2.18.2009

a lack of apa diversity in u.s. district court

This is a great opinion piece by Celia W. Lee and Ken Kawaichi in the San Francisco Chronicle on the surprising and severe lack of Asian Pacific American diversity in the U.S. District Court for the Northern District of California, considering the Bay Area's unique history of significant legal cases involving Asian Pacific Americans: An indefensible lack of diversity on the U.S. District Court.

In Northern California's state courts, there are 27 Superior Court judges, two commissioners, a justice on the Court of Appeal and two justices on the Supreme Court... but no APA judges on the federal bench.

And even with that significant number in the state courts, it still hasn't achieved parity with the APA population, which makes up 33 percent of San Francisco's population and about 20 percent of the Bay Area population.

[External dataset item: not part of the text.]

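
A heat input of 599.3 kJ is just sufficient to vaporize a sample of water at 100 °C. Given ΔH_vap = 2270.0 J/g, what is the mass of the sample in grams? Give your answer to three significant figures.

m = q / ΔH_vap = 599300 J / 2270.0 J/g = 264 g

m = 264 g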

So what's up with that? As the piece points out, the remedy is obvious: appoint a qualified Asian Pacific American judge to the U.S. District Court in the Northern District. After all, this is the district that saw Yick Wo vs. Hopkins, Wong Kim Ark vs. the United States, Korematsu vs. United States, and Lau vs. Nichols.

Also, the piece urges the appointment of an APA judge to the U.S. Court of Appeals for the Ninth Circuit in San Francisco, the federal appellate court for California. No active Asian American judge sits on the Ninth Circuit. In fact, there are no active Asian American judges in any Circuit Courts of Appeals in the United States.